Bully gruselt sich vor Rosinen

- München - Schauspieler Michael Bully Herbig (38) gruselt sich nicht vor Gespenstern, sondern vor Rosinen. "Wenn Sie mal eine Zecke gesehen haben, da fehlen eigentlich nur noch die Beinchen", sagte der Komödiant am Sonntagabend bei der Premiere des Films "Hui Buh" über Rosinen.

Der Streifen kommt am Donnerstag ins Kino. Herbig ist in dem bunten Gespensterspektakel allerdings nur wenige Minuten als Ritter zu sehen, bevor er sich in ein Trickfilmgespenst verwandelt - natürlich mit Bullys Stimme und Gesichtszügen. "Ich muss in Zukunft damit leben, dass Hui Buh so aussieht wie ich. Ich erschrecke schon heute, wenn ich in den Spiegel sehe", scherzte der 38-Jährige ("(T)Raumschiff Surprise").

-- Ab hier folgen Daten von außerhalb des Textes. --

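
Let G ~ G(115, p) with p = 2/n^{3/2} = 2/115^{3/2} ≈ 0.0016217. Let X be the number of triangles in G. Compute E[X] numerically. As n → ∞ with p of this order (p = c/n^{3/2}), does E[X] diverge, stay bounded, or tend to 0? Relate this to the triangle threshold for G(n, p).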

Neben Herbig schritt auch Heike Makatsch (34) über den roten Teppich. Als böse Gräfin Leonora zu Etepetete will sie den jungen König Julius 111. (Christoph Maria Herbst) aus Berechnung heiraten. Auch die Witwe und zwei Töchter von Hans Clarin waren gekommen - war es doch die letzte Kinorolle für den Schauspieler, der nach den Dreharbeiten im August 2005 gestorben war.

Im Gegensatz zu den meisten anderen Darstellern konnte sich Makatsch als Kind nicht mit den Hui-Buh-Kassetten anfreunden. "Das Cover war für mich ein bisschen zu gruselig, da war ja ein richtiger Sensenmann drauf", sagte die 34-Jährige. Sie habe Kassetten immer zum Einschlafen gehört und deshalb lieber "Kimba der weiße Löwe" oder Märchenschallplatten ausgewählt. Inzwischen sei sie aber relativ furchtlos, meinte Makatsch.